The book is written by a British journalist who sheltered the Kenyan whistle-blower John Githongo when he turned up on her London doorstep in 2005 after abruptly leaving his position as the Permanent Secretary for Governance and Ethics.
As the head of Transparency International, Githongo had been appointed to the position by President Kibaki, who had been elected to office on an anti-corruption platform. He found that instead of being empowered to challenge corruption, the position muzzled him. Once safely in England, he blew the whistle on Kenyan corruption, most particularly the Anglo-Leasing Scandal which, although started by an earlier government, was carried over into the new administration as well.
I was vaguely aware of the 2007 election violence and the international nervousness that it would be repeated during the 2013 election. (It wasn’t). Kenya was catapulted in Western consciousness with the Westgate Mall terrorist attack last year. [ John Githongo has written an interesting article about the official response to this attack, which draws on his arguments that are presented in this book. It’s worth a read here. ] He argues that underlying the newsworthy, big-headline events Kenyan politics is a longer-running and more disturbing story of corruption that continues almost irrespective of the political party in ascendance at the time. Because “it’s our turn to eat”, parties that campaigned against corruption in opposition will themselves embark upon it in the sure knowledge that they have only a short window of opportunity to do so.
Although Githongo is the main character, the book is clearly written by Wrong and is fast-paced, compelling and very easy to read. It provides a wealth of historical and social history about the tribal divisions in Kenyan society which were played out in the violence that followed the 2007 elections. It also presents a very pessimistic view of Kenyan politics: that corruption is endemic, and that there is no end in sight. The fault lies with Western countries as well (particularly Britain) which turn a blind eye to money laundering and facilitate ongoing corruption through their banking, procurement and insurance practices.

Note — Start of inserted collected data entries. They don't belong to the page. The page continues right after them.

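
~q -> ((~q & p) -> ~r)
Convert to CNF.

~q -> ((~q & p) -> ~r)
≡ ~~q | ((~q & p) -> ~r)   [eliminate ->]
≡ ~~q | ~(~q & p) | ~r   [eliminate ->]
≡ q | ~(~q & p) | ~r   [double negation]
≡ q | ~~q | ~p | ~r   [De Morgan]
≡ q | q | ~p | ~r   [double negation]
≡ q | ~p | ~r   [simplify]

q | ~p | ~r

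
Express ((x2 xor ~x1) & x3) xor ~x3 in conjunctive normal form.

((x2 xor ~x1) & x3) xor ~x3
≡ (((x2 xor ~x1) & x3) | ~x3) & ~((x2 xor ~x1) & x3 & ~x3)   (expand xor)
≡ (((x2 | ~x1) & ~(x2 & ~x1) & x3) | ~x3) & ~((x2 xor ~x1) & x3 & ~x3)   (expand xor)
≡ (((x2 | ~x1) & ~(x2 & ~x1) & x3) | ~x3) & ~((x2 | ~x1) & ~(x2 & ~x1) & x3 & ~x3)   (expand xor)
≡ (((x2 | ~x1) & (~x2 | ~~x1) & x3) | ~x3) & ~((x2 | ~x1) & ~(x2 & ~x1) & x3 & ~x3)   (De Morgan)
≡ (((x2 | ~x1) & (~x2 | x1) & x3) | ~x3) & ~((x2 | ~x1) & ~(x2 & ~x1) & x3 & ~x3)   (double negation)
≡ (((x2 | ~x1) & (~x2 | x1) & x3) | ~x3) & (~(x2 | ~x1) | ~~(x2 & ~x1) | ~x3 | ~~x3)   (De Morgan)
≡ (((x2 | ~x1) & (~x2 | x1) & x3) | ~x3) & ((~x2 & ~~x1) | ~~(x2 & ~x1) | ~x3 | ~~x3)   (De Morgan)
≡ (((x2 | ~x1) & (~x2 | x1) & x3) | ~x3) & ((~x2 & x1) | ~~(x2 & ~x1) | ~x3 | ~~x3)   (double negation)
≡ (((x2 | ~x1) & (~x2 | x1) & x3) | ~x3) & ((~x2 & x1) | (x2 & ~x1) | ~x3 | ~~x3)   (double negation)
≡ (((x2 | ~x1) & (~x2 | x1) & x3) | ~x3) & ((~x2 & x1) | (x2 & ~x1) | ~x3 | x3)   (double negation)
≡ (x2 | ~x1 | ~x3) & (~x2 | x1 | ~x3) & (x3 | ~x3) & (~x2 | x2 | ~x3 | x3) & (~x2 | ~x1 | ~x3 | x3) & (x1 | x2 | ~x3 | x3) & (x1 | ~x1 | ~x3 | x3)   (distribute | over &)
≡ (x2 | ~x1 | ~x3) & (~x2 | x1 | ~x3)   (simplify)

(x2 | ~x1 | ~x3) & (~x2 | x1 | ~x3)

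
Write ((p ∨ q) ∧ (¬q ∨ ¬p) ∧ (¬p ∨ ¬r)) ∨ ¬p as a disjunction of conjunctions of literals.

(p ∧ ¬q ∧ ¬r) ∨ ¬p

((p ∨ q) ∧ (¬q ∨ ¬p) ∧ (¬p ∨ ¬r)) ∨ ¬p
= (p ∧ ¬q ∧ ¬p) ∨ (p ∧ ¬q ∧ ¬r) ∨ (p ∧ ¬p ∧ ¬p) ∨ (p ∧ ¬p ∧ ¬r) ∨ (q ∧ ¬q ∧ ¬p) ∨ (q ∧ ¬q ∧ ¬r) ∨ (q ∧ ¬p ∧ ¬p) ∨ (q ∧ ¬p ∧ ¬r) ∨ ¬p   (distribute ∧ over ∨)
= (p ∧ ¬q ∧ ¬r) ∨ ¬p   (simplify)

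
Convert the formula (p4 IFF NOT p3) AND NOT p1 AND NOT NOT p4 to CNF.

(p4 IFF NOT p3) AND NOT p1 AND NOT NOT p4
⇔ (p4 IMPLIES NOT p3) AND (NOT p3 IMPLIES p4) AND NOT p1 AND NOT NOT p4   [eliminate IFF]
⇔ (NOT p4 OR NOT p3) AND (NOT p3 IMPLIES p4) AND NOT p1 AND NOT NOT p4   [eliminate IMPLIES]
⇔ (NOT p4 OR NOT p3) AND (NOT NOT p3 OR p4) AND NOT p1 AND NOT NOT p4   [eliminate IMPLIES]
⇔ (NOT p4 OR NOT p3) AND (p3 OR p4) AND NOT p1 AND NOT NOT p4   [double negation]
⇔ (NOT p4 OR NOT p3) AND (p3 OR p4) AND NOT p1 AND p4   [double negation]
⇔ (NOT p4 OR NOT p3) AND NOT p1 AND p4   [simplify]

(NOT p4 OR NOT p3) AND NOT p1 AND p4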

As the epilogue explains, the book was boycotted by booksellers which almost guaranteed its success. The boycott was circumvented by a PDF version made freely available on the internet and an NGO which gave away copies of it. Apparently even today the book is not often found on the open shelves of Kenyan bookshops
After reading this book, I found myself more able to make sense of the politics that dominate the print media and news reports in the Kenyan public sphere. I must admit, though, that it didn’t really reassure me. Perhaps it’s not the best book for a young ex-pat living in Kenya to recommend to his mum.